Wednesday, February 18, 2015

Giving presents



If there is a serious drawback in me, it is my inability to think of apt or proper presents to give to people around. This was much highlighted a week ago, when I had to be present for a function organized for welcoming a new baby in a family. When I had discussed this issue of giving presents on this occasion with my wife earlier, my suggestions and choices were rather limited to clothes for proud grandparents and  a sort off pretty and lacy dress for the baby girl. As happens usually, my suggestions were immediately labeled as lacking depth of thought and dumped. I was much relieved when my wife took the responsibility of choosing the gift upon herself. She bought a beautiful embroidered bed cover as a gift for the grand parents and a pair of glittering tiny earrings for the baby girl. The gifts were really nice and suited the occasion and most important of all, perfectly fitted in our budget.

I have seen that unlike me, some people can always think of perfect gifts which fit in the budget. I think, I face a mental block, whenever I have to think of a present. Luckily for me, the new trend for the hosts is to request their guests not to bring any gifts, not even flowers. This really solves my perpetual difficulty. 

But I must tell you that life was never that simple in the past, as people hosting some or other functions expected presents from the guests and the guests also expected some kind of return gifts. In the end both used to feel unsatisfied and unhappy for having been cheated in this gift exchange.

This entire gift exchange racket however still continues for some events like birthdays of kids. The kids naturally expect gifts on their birthdays from everyone; their parents, grandparents and guests attending the birthday bash. They feel immensely overjoyed after receiving a toy or even a pencil set. The guest kids also are happy with any return gifts, erasers, pencils, key chains, chocolates. There is no unhappiness or feeling of cheating at all. This comes up  as one grows up.

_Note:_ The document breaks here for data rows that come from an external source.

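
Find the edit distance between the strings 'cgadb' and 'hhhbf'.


Building DP table for s1='cgadb' (len 5) and s2='hhhbf' (len 5):
       h  h  h  b  f
    0  1  2  3  4  5
  c 1  1  2  3  4  5
  g 2  2  2  3  4  5
  a 3  3  3  3  4  5
  d 4  4  4  4  4  5
  b 5  5  5  5  4  5
Edit distance = dp[5][5] = 5

5


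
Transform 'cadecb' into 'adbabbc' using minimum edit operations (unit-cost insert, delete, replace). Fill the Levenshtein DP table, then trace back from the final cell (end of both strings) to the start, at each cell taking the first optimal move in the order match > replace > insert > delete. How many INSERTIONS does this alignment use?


Edit distance = 5. Backtracking from cell (6, 7) with preference match > replace > insert > delete,
then listing the resulting alignment 'cadecb' -> 'adbabbc' left to right:
  Step 1: delete 'c'
  Step 2: keep 'a'
  Step 3: keep 'd'
  Step 4: insert 'b' [insertion #1]
  Step 5: replace e->a
  Step 6: replace c->b
  Step 7: keep 'b'
  Step 8: insert 'c' [insertion #2]
Total insertions: 2

2


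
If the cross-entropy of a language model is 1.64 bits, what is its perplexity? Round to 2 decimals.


Perplexity formula: PP = 2^H
H = 1.64
PP = 2^1.64
Decompose: 2^1.64 = 2^1 * 2^0.64
2^1 = 2, 2^0.64 ~ 1.5583292
PP ~ 2 * 1.5583292 = 3.1166584
Rounded to 2 decimals: 3.12

3.12


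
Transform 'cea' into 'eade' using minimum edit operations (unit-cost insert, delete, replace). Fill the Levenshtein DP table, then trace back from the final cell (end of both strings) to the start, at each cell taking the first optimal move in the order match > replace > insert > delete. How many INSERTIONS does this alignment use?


Edit distance = 3. Backtracking from cell (3, 4) with preference match > replace > insert > delete,
then listing the resulting alignment 'cea' -> 'eade' left to right:
  Step 1: delete 'c'
  Step 2: keep 'e'
  Step 3: keep 'a'
  Step 4: insert 'd' [insertion #1]
  Step 5: insert 'e' [insertion #2]
Total insertions: 2

2


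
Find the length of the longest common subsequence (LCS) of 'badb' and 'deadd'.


DP table for LCS of 'badb' and 'deadd':
       d  e  a  d  d
    0  0  0  0  0  0
  b 0  0  0  0  0  0
  a 0  0  0  1  1  1
  d 0  1  1  1  2  2
  b 0  1  1  1  2  2
LCS: 'ad'
LCS length = 2

2


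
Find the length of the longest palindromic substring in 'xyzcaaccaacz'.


Scanning 'xyzcaaccaacz' for palindromic substrings.
Substring at positions 2-11: 'zcaaccaacz'.
Check: reverse('zcaaccaacz') = 'zcaaccaacz' -> palindrome confirmed.
Neighbouring characters ('y' / '-') break symmetry, so it cannot extend further.
No longer palindromic substring exists; longest length = 10

10


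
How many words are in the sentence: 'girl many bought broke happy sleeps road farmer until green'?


Counting words by splitting on spaces:
  Word 1: 'girl'
  Word 2: 'many'
  Word 3: 'bought'
  Word 4: 'broke'
  Word 5: 'happy'
  Word 6: 'sleeps'
  Word 7: 'road'
  Word 8: 'farmer'
  Word 9: 'until'
  Word 10: 'green'
Total words: 10

10


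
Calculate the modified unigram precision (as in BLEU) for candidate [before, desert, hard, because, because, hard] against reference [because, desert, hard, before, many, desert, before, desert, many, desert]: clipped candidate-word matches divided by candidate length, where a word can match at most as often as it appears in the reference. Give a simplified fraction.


Reference word counts: {'because': 1, 'before': 2, 'desert': 4, 'hard': 1, 'many': 2}
Checking each candidate word (with clipping):
  'before' -> in reference (ref count 2, used 1/2) -> match (matches: 1)
  'desert' -> in reference (ref count 4, used 1/4) -> match (matches: 2)
  'hard' -> in reference (ref count 1, used 1/1) -> match (matches: 3)
  'because' -> in reference (ref count 1, used 1/1) -> match (matches: 4)
  'because' -> ref count 1 already used up (1/1) -> clipped, no match (matches: 4)
  'hard' -> ref count 1 already used up (1/1) -> clipped, no match (matches: 4)
Clipped matches: 4, Candidate length: 6
Precision = 4/6 = 2/3

2/3


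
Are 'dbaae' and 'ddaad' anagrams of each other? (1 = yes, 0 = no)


Sort characters of 'dbaae': 'aabde'
Sort characters of 'ddaad': 'aaddd'
Sorted forms differ -> they are NOT anagrams
Result: 0

0


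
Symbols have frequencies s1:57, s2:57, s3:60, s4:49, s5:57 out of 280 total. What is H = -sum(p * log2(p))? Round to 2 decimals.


Computing entropy H = -sum(p_i * log2(p_i)):
  s1: p = 57/280 = 0.2036, -p*log2(p) = 0.4675
  s2: p = 57/280 = 0.2036, -p*log2(p) = 0.4675
  s3: p = 60/280 = 0.2143, -p*log2(p) = 0.4762
  s4: p = 49/280 = 0.1750, -p*log2(p) = 0.4401
  s5: p = 57/280 = 0.2036, -p*log2(p) = 0.4675
H = sum of terms = 2.3188
Rounded to 2 decimals: 2.32

2.32


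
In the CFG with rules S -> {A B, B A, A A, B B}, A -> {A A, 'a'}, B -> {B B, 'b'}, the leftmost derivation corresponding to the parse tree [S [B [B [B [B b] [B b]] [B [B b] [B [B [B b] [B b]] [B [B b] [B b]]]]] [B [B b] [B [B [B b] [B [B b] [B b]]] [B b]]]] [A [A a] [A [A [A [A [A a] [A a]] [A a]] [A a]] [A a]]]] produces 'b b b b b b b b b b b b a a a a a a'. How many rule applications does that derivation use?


Every bracketed nonterminal node [X ...] in the tree is produced by exactly one rule application.
Reading the tree off as a leftmost derivation:
  Step 1: S  =>  B A   (applied S -> B A)
  Step 2: B A  =>  B B A   (applied B -> B B)
  Step 3: B B A  =>  B B B A   (applied B -> B B)
  Step 4: B B B A  =>  B B B B A   (applied B -> B B)
  Step 5: B B B B A  =>  b B B B A   (applied B -> b)
  Step 6: b B B B A  =>  b b B B A   (applied B -> b)
  Step 7: b b B B A  =>  b b B B B A   (applied B -> B B)
  Step 8: b b B B B A  =>  b b b B B A   (applied B -> b)
  Step 9: b b b B B A  =>  b b b B B B A   (applied B -> B B)
  Step 10: b b b B B B A  =>  b b b B B B B A   (applied B -> B B)
  Step 11: b b b B B B B A  =>  b b b b B B B A   (applied B -> b)
  Step 12: b b b b B B B A  =>  b b b b b B B A   (applied B -> b)
  Step 13: b b b b b B B A  =>  b b b b b B B B A   (applied B -> B B)
  Step 14: b b b b b B B B A  =>  b b b b b b B B A   (applied B -> b)
  Step 15: b b b b b b B B A  =>  b b b b b b b B A   (applied B -> b)
  Step 16: b b b b b b b B A  =>  b b b b b b b B B A   (applied B -> B B)
  Step 17: b b b b b b b B B A  =>  b b b b b b b b B A   (applied B -> b)
  Step 18: b b b b b b b b B A  =>  b b b b b b b b B B A   (applied B -> B B)
  Step 19: b b b b b b b b B B A  =>  b b b b b b b b B B B A   (applied B -> B B)
  Step 20: b b b b b b b b B B B A  =>  b b b b b b b b b B B A   (applied B -> b)
  Step 21: b b b b b b b b b B B A  =>  b b b b b b b b b B B B A   (applied B -> B B)
  Step 22: b b b b b b b b b B B B A  =>  b b b b b b b b b b B B A   (applied B -> b)
  Step 23: b b b b b b b b b b B B A  =>  b b b b b b b b b b b B A   (applied B -> b)
  Step 24: b b b b b b b b b b b B A  =>  b b b b b b b b b b b b A   (applied B -> b)
  Step 25: b b b b b b b b b b b b A  =>  b b b b b b b b b b b b A A   (applied A -> A A)
  Step 26: b b b b b b b b b b b b A A  =>  b b b b b b b b b b b b a A   (applied A -> a)
  Step 27: b b b b b b b b b b b b a A  =>  b b b b b b b b b b b b a A A   (applied A -> A A)
  Step 28: b b b b b b b b b b b b a A A  =>  b b b b b b b b b b b b a A A A   (applied A -> A A)
  Step 29: b b b b b b b b b b b b a A A A  =>  b b b b b b b b b b b b a A A A A   (applied A -> A A)
  Step 30: b b b b b b b b b b b b a A A A A  =>  b b b b b b b b b b b b a A A A A A   (applied A -> A A)
  Step 31: b b b b b b b b b b b b a A A A A A  =>  b b b b b b b b b b b b a a A A A A   (applied A -> a)
  Step 32: b b b b b b b b b b b b a a A A A A  =>  b b b b b b b b b b b b a a a A A A   (applied A -> a)
  Step 33: b b b b b b b b b b b b a a a A A A  =>  b b b b b b b b b b b b a a a a A A   (applied A -> a)
  Step 34: b b b b b b b b b b b b a a a a A A  =>  b b b b b b b b b b b b a a a a a A   (applied A -> a)
  Step 35: b b b b b b b b b b b b a a a a a A  =>  b b b b b b b b b b b b a a a a a a   (applied A -> a)
Final yield: b b b b b b b b b b b b a a a a a a
Total rewrite steps: 35

35


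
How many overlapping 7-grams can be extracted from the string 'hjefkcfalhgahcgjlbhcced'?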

Forty or fifty years ago, for events like marriages, every host expected that each and every guest would bring some kind of gift or at least give some cash in an envelope. I always preferred this cash route, because I could give exactly, what I could afford at that time. There used to be some highly popular common gift items like glass lemon sets ( a set consisting of a glass jug along with six glasses), small artifacts or figurines made from sandal wood. It was not uncommon to receive dozens of lemon sets and sandal wood items in a marriage. I remember a particular sandal wood artifact; an elephant pulling heaps of wooden logs chained together, so commonly presented, that every household would have at least one in their show case. Most of the gifts received would to be useless. It was therefore a common practice to store the gifts,  just as they were received; in wrapped condition, and then pass them off as gifts to someone else. It used to be just recycling of gifts. 

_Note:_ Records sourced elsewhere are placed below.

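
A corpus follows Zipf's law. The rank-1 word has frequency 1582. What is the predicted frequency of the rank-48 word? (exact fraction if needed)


Zipf's law: freq(rank) = f1 / rank
f1 = 1582, rank = 48
freq = 1582 / 48
GCD(1582, 48) = 2
Simplified: 791/24

791/24


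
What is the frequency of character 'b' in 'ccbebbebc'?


Scanning 'ccbebbebc' for 'b':
  Position 2: 'b' -> MATCH (count: 1)
  Position 4: 'b' -> MATCH (count: 2)
  Position 5: 'b' -> MATCH (count: 3)
  Position 7: 'b' -> MATCH (count: 4)
Total occurrences of 'b': 4

4


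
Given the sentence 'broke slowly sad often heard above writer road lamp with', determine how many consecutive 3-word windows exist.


Word trigrams from [10] words:
  Trigram 1: (broke slowly sad)
  Trigram 2: (slowly sad often)
  Trigram 3: (sad often heard)
  Trigram 4: (often heard above)
  Trigram 5: (heard above writer)
  Trigram 6: (above writer road)
  Trigram 7: (writer road lamp)
  Trigram 8: (road lamp with)
Total word trigrams: 10 - 2 = 8

8


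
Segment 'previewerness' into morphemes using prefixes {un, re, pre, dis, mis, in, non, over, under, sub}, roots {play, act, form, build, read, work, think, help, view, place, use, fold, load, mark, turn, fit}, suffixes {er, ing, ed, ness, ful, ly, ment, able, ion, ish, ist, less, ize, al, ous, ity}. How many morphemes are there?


Segmenting 'previewerness' against the inventory:
  'pre' -> prefix (morpheme 1)
  'view' -> root (morpheme 2)
  'er' -> suffix (morpheme 3)
  'ness' -> suffix (morpheme 4)
Total morphemes: 4

4


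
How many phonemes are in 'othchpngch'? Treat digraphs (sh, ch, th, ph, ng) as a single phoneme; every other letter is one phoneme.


Parsing 'othchpngch' greedily, digraphs first:
  'o' -> vowel phoneme (phonemes so far: 1)
  'th' -> digraph (1 consonant phoneme) (phonemes so far: 2)
  'ch' -> digraph (1 consonant phoneme) (phonemes so far: 3)
  'p' -> consonant phoneme (phonemes so far: 4)
  'ng' -> digraph (1 consonant phoneme) (phonemes so far: 5)
  'ch' -> digraph (1 consonant phoneme) (phonemes so far: 6)
Total phonemes: 6

6


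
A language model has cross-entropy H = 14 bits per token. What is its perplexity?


Perplexity formula: PP = 2^H
H = 14
PP = 2^14
PP = 2^14 = 16384

16384


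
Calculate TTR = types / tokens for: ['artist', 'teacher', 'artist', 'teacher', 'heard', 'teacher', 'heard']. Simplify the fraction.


Tokens: 7
Unique types: ('artist', 'heard', 'teacher') = 3
TTR = 3/7
Already in lowest terms.

3/7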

As per Indian traditions, in a marriage ceremony, near relatives of the bride and the groom are considered as “honoured” guests even today and it is expected that the other side would honour them with befitting gifts. If the gifts given by both sides do not compare well or not approved by these so called honourable guests, much heartburn and sourness is caused. Things have changed now as giving gifts to their near relatives is also now being handled by the bride's or groom's parents themselves, instead of expecting from the other side.

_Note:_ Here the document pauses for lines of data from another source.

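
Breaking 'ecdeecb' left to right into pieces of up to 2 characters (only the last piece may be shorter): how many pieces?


'ecdeecb' has 7 characters.
Chunking with max size 2:
  Chunk 1: 'ec' (positions 0-1)
  Chunk 2: 'de' (positions 2-3)
  Chunk 3: 'ec' (positions 4-5)
  Chunk 4: 'b' (positions 6-6)
Total chunks: ceil(7 / 2) = 4

4


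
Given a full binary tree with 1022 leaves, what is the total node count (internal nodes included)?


Leaf nodes (terminals): 1022
Internal nodes = n - 1 = 1022 - 1 = 1021
Total = leaves + internal = 1022 + 1021 = 2043

2043


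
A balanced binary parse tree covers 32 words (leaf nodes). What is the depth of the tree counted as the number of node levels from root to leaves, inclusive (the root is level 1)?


In a balanced binary tree with n leaves the deepest leaf is ceil(log2(n)) edges below the root,
so counting node levels inclusive of root and leaves gives ceil(log2(n)) + 1 levels.
log2(32) = 5.0000
ceil(5.0000) = 5
levels = 5 + 1 = 6

6


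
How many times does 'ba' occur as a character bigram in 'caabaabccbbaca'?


Scanning 'caabaabccbbaca' for bigram 'ba':
  Position 0: 'ca' -> no
  Position 1: 'aa' -> no
  Position 2: 'ab' -> no
  Position 3: 'ba' -> MATCH
  Position 4: 'aa' -> no
  Position 5: 'ab' -> no
  Position 6: 'bc' -> no
  Position 7: 'cc' -> no
  Position 8: 'cb' -> no
  Position 9: 'bb' -> no
  Position 10: 'ba' -> MATCH
  Position 11: 'ac' -> no
  Position 12: 'ca' -> no
Total matches: 2

2


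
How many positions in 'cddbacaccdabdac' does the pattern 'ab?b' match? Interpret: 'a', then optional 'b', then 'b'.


Pattern: ab?b means 'a', then optional 'b', then 'b'.
Scanning 'cddbacaccdabdac' position-by-position:
  Pos 0: window 'cdd' -> no
  Pos 1: window 'ddb' -> no
  Pos 2: window 'dba' -> no
  Pos 3: window 'bac' -> no
  Pos 4: window 'aca' -> no
  Pos 5: window 'cac' -> no
  Pos 6: window 'acc' -> no
  Pos 7: window 'ccd' -> no
  Pos 8: window 'cda' -> no
  Pos 9: window 'dab' -> no
  Pos 10: window 'abd' -> MATCH
  Pos 11: window 'bda' -> no
  Pos 12: window 'dac' -> no
  Pos 13: window 'ac' -> no
  Pos 14: window 'c' -> no
Total matches: 1

1


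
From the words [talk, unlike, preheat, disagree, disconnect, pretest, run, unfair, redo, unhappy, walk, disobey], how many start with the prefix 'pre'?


Checking each word for prefix 'pre':
  'talk' -> no (count: 0)
  'unlike' -> no (count: 0)
  'preheat' -> YES, starts with 'pre' (count: 1)
  'disagree' -> no (count: 1)
  'disconnect' -> no (count: 1)
  'pretest' -> YES, starts with 'pre' (count: 2)
  'run' -> no (count: 2)
  'unfair' -> no (count: 2)
  'redo' -> no (count: 2)
  'unhappy' -> no (count: 2)
  'walk' -> no (count: 2)
  'disobey' -> no (count: 2)
Total with prefix 'pre': 2

2


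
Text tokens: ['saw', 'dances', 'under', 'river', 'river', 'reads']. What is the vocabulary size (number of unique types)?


Listing all tokens and tracking unique types:
  Token 1: 'saw' -> NEW (unique so far: 1)
  Token 2: 'dances' -> NEW (unique so far: 2)
  Token 3: 'under' -> NEW (unique so far: 3)
  Token 4: 'river' -> NEW (unique so far: 4)
  Token 5: 'river' -> duplicate (unique so far: 4)
  Token 6: 'reads' -> NEW (unique so far: 5)
Unique types: ('dances', 'reads', 'river', 'saw', 'under')
Vocabulary size: 5

5


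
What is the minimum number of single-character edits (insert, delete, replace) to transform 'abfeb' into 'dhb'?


Building DP table for s1='abfeb' (len 5) and s2='dhb' (len 3):
       d  h  b
    0  1  2  3
  a 1  1  2  3
  b 2  2  2  2
  f 3  3  3  3
  e 4  4  4  4
  b 5  5  5  4
Edit distance = dp[5][3] = 4

4


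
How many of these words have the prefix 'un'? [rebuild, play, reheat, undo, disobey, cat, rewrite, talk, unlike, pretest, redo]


Checking each word for prefix 'un':
  'rebuild' -> no (count: 0)
  'play' -> no (count: 0)
  'reheat' -> no (count: 0)
  'undo' -> YES, starts with 'un' (count: 1)
  'disobey' -> no (count: 1)
  'cat' -> no (count: 1)
  'rewrite' -> no (count: 1)
  'talk' -> no (count: 1)
  'unlike' -> YES, starts with 'un' (count: 2)
  'pretest' -> no (count: 2)
  'redo' -> no (count: 2)
Total with prefix 'un': 2

2


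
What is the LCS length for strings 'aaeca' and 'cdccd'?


DP table for LCS of 'aaeca' and 'cdccd':
       c  d  c  c  d
    0  0  0  0  0  0
  a 0  0  0  0  0  0
  a 0  0  0  0  0  0
  e 0  0  0  0  0  0
  c 0  1  1  1  1  1
  a 0  1  1  1  1  1
LCS: 'c'
LCS length = 1

1


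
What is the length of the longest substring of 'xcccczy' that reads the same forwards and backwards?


Scanning 'xcccczy' for palindromic substrings.
Substring at positions 1-4: 'cccc'.
Check: reverse('cccc') = 'cccc' -> palindrome confirmed.
Neighbouring characters ('x' / 'z') break symmetry, so it cannot extend further.
No longer palindromic substring exists; longest length = 4

4


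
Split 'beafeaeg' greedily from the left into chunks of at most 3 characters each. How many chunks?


'beafeaeg' has 8 characters.
Chunking with max size 3:
  Chunk 1: 'bea' (positions 0-2)
  Chunk 2: 'fea' (positions 3-5)
  Chunk 3: 'eg' (positions 6-7)
Total chunks: ceil(8 / 3) = 3

3


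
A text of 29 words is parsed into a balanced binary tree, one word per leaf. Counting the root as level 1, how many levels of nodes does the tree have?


In a balanced binary tree with n leaves the deepest leaf is ceil(log2(n)) edges below the root,
so counting node levels inclusive of root and leaves gives ceil(log2(n)) + 1 levels.
log2(29) = 4.8580
ceil(4.8580) = 5
levels = 5 + 1 = 6

6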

In case of poorer classes, this gift giving business was weirdly funny as they followed stricter protocol during marriage functions regarding gifts. I have seen and heard the gifts or cash received, along with name of the guest, being announced on a public address system at some marriage functions. Things would go haywire if some guest was found to have come without a gift as his name would be announced with a specific mention that he did not give any present to sort of humiliate him. 

May be because of this feeling of sourness amongst relatives and also the recycling trend, people were fed up and a trend started telling guests prior to marriage functions, not to bring any gifts. These days, at a marriage or any other function, we just go to meet the hosts, have dinner and come back. The changes obviously suit me, because I do not have to subject myself to horror of thinking or selecting presents.  But there are occasions like Marriages, engagements, birthdays within the family, where you can not avoid giving presents. It is here that the real problem starts because of the reciprocity expectations. I find myself at terrible loss here, because I never remember what someone had gifted me earlier and what I was expected to give now.

In western countries, I believe that there is a system under which a soon to marry couple or an expectant mother registers at a store, her needs. The people, who want to give gifts, choose things from this list, that fit in their budget. System is nice but I am doubtful, whether it would eliminate the heartburn caused by reciprocity expectations.

Some people, especially ladies, love shopping for things to be given as gifts, but it is not certain that the recipient would like them and chances are that the thing may just lie in the house catching dust or may be exchanged to someone else. The problem today is that most of things a person desires to have, are very expensive and no one can afford to give them as gifts. That is why I prefer to give cash as a gift, which the recipient may spend on anything that he/ she wants.

Giving presents is a pain in the neck, won't you agree?